Some evenings I listen to the radio before dropping off to sleep. Sometimes it happens I doze off and hours later I am woken by the sound of the presenter’s voice going on about something. One night a week or so back, I heard the words: sheep, wheat, barley oats and dairy, in no particular order.
This was enough to stop me from reaching out and turning the radio off. I tuned in. I listened for a minute or two and then reached out for my trusty notebook and pen. The program was about Australian produced food and the program might well have been presented especially for me.
First up was an interview with a representative from the Rural Industries Research And Development Corporation. The talk then ranged over many topics, truffles and essential oils in Tasmania, bush tomatoes in Central Australia and broad scale farming. Tasmania grows saffron, wasabi and quinoa; all very well, but not items that you would find on the shelves in my pantry.
Here in Victoria we have the Meredith Dairy yogurt and Shaw’s buffalo mozzarella and yogurt. I have tried both the Meredith Dairy sheep yogurt and the Shaw’s buffalo yogurt and I like them both but I would say Meredith wins in the taste stakes by a short half head.

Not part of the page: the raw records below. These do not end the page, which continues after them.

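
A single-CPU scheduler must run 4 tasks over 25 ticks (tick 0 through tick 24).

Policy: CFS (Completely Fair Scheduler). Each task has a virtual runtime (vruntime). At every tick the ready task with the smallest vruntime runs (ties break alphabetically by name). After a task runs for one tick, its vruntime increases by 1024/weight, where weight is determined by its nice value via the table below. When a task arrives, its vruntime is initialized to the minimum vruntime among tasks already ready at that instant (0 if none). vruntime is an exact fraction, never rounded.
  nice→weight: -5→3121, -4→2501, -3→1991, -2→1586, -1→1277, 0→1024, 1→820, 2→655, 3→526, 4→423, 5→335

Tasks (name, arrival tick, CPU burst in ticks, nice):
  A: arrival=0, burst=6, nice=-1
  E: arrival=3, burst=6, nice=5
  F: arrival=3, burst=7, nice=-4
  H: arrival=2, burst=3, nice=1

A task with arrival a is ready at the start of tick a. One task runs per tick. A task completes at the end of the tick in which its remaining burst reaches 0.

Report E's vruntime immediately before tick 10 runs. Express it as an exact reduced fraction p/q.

t=0: vr[A=0] → run A
t=1: vr[A=1024/1277] → run A
t=2: vr[A=2048/1277 H=2048/1277] → run A
t=3: vr[A=3072/1277 E=2048/1277 F=2048/1277 H=2048/1277] → run E
t=4: vr[A=3072/1277 E=1993728/427795 F=2048/1277 H=2048/1277] → run F
t=5: vr[A=3072/1277 E=1993728/427795 F=6429696/3193777 H=2048/1277] → run H
t=6: vr[A=3072/1277 E=1993728/427795 F=6429696/3193777 H=746752/261785] → run F
t=7: vr[A=3072/1277 E=1993728/427795 F=7737344/3193777 H=746752/261785] → run A
t=8: vr[A=4096/1277 E=1993728/427795 F=7737344/3193777 H=746752/261785] → run F
t=9: vr[A=4096/1277 E=1993728/427795 F=9044992/3193777 H=746752/261785] → run F
t=10: vr[A=4096/1277 E=1993728/427795 F=10352640/3193777 H=746752/261785] → run H
t=11: vr[A=4096/1277 E=1993728/427795 F=10352640/3193777 H=1073664/261785] → run A
t=12: vr[A=5120/1277 E=1993728/427795 F=10352640/3193777 H=1073664/261785] → run F
t=13: vr[A=5120/1277 E=1993728/427795 F=11660288/3193777 H=1073664/261785] → run F
t=14: vr[A=5120/1277 E=1993728/427795 F=12967936/3193777 H=1073664/261785] → run A
t=15: vr[E=1993728/427795 F=12967936/3193777 H=1073664/261785] → run F
t=16: vr[E=1993728/427795 H=1073664/261785] → run H
t=17: vr[E=1993728/427795] → run E
t=18: vr[E=3301376/427795] → run E
t=19: vr[E=4609024/427795] → run E
t=20: vr[E=5916672/427795] → run E
t=21: vr[E=1444864/85559] → run E
t=22: (idle)
t=23: (idle)
t=24: (idle)

vruntime(E, start of tick 10) = 1993728/427795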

Queensland produces a number of more exotic food items, such as dragon fruit with its bright red skin, white flesh and black seeds. Vanilla pods, tomato peppers (small, round, red peppers looking very much like a tomato) and finger limes also come from Queensland.

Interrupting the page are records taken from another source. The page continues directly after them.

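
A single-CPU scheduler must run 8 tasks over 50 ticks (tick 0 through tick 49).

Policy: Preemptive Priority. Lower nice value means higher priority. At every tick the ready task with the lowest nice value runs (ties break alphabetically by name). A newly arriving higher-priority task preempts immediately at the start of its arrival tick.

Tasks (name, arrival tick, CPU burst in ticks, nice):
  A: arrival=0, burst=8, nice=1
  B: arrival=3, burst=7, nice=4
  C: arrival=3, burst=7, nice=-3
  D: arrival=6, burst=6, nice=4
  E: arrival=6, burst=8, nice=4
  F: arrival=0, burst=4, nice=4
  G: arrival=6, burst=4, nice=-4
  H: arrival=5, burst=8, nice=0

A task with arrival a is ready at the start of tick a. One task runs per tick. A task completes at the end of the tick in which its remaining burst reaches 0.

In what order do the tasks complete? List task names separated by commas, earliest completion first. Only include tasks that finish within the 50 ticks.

completion order = G, C, H, A, B, D, E

t=0: ready={A,F} → run A
t=1: ready={A,F} → run A
t=2: ready={A,F} → run A
t=3: ready={A,B,C,F} → run C
t=4: ready={A,B,C,F} → run C
t=5: ready={A,B,C,F,H} → run C
t=6: ready={A,B,C,D,E,F,G,H} → run G
t=7: ready={A,B,C,D,E,F,G,H} → run G
t=8: ready={A,B,C,D,E,F,G,H} → run G
t=9: ready={A,B,C,D,E,F,G,H} → run G
t=10: ready={A,B,C,D,E,F,H} → run C
t=11: ready={A,B,C,D,E,F,H} → run C
t=12: ready={A,B,C,D,E,F,H} → run C
t=13: ready={A,B,C,D,E,F,H} → run C
t=14: ready={A,B,D,E,F,H} → run H
t=15: ready={A,B,D,E,F,H} → run H
t=16: ready={A,B,D,E,F,H} → run H
t=17: ready={A,B,D,E,F,H} → run H
t=18: ready={A,B,D,E,F,H} → run H
t=19: ready={A,B,D,E,F,H} → run H
t=20: ready={A,B,D,E,F,H} → run H
t=21: ready={A,B,D,E,F,H} → run H
t=22: ready={A,B,D,E,F} → run A
t=23: ready={A,B,D,E,F} → run A
t=24: ready={A,B,D,E,F} → run A
t=25: ready={A,B,D,E,F} → run A
t=26: ready={A,B,D,E,F} → run A
t=27: ready={B,D,E,F} → run B
t=28: ready={B,D,E,F} → run B
t=29: ready={B,D,E,F} → run B
t=30: ready={B,D,E,F} → run B
t=31: ready={B,D,E,F} → run B
t=32: ready={B,D,E,F} → run B
t=33: ready={B,D,E,F} → run B
t=34: ready={D,E,F} → run D
t=35: ready={D,E,F} → run D
t=36: ready={D,E,F} → run D
t=37: ready={D,E,F} → run D
t=38: ready={D,E,F} → run D
t=39: ready={D,E,F} → run D
t=40: ready={E,F} → run E
t=41: ready={E,F} → run E
t=42: ready={E,F} → run E
t=43: ready={E,F} → run E
t=44: ready={E,F} → run E
t=45: ready={E,F} → run E
t=46: ready={E,F} → run E
t=47: ready={E,F} → run E
t=48: ready={F} → run F
t=49: ready={F} → run F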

And coffee. In Queensland. This will definitely be investigated.
Every state grows olives and Australia produces good quality olive oil. The conversation, which is now talk-back, moves on to ramble around from eel farming, to native fish in water filled disused open cut mines and an old chap on King Island who talks about seaweed which was once used for gelatine. Beach cast kelp is still harvested and milled for export to Scotland, but not I suspect for food purposes.
A new crop of Australian food, the Kakadu plum, seems to be the food of the moment and is referred to as a super crop. An online search for the dictionary definition of super food informs me it is:
a nutrient-rich food considered to be especially beneficial for health and well-being.
When the talk wanders off to other places where people take the opportunity to promote their host farms and suggest olive growing is a tax dodge, I lose interest and I reach out and press the off button.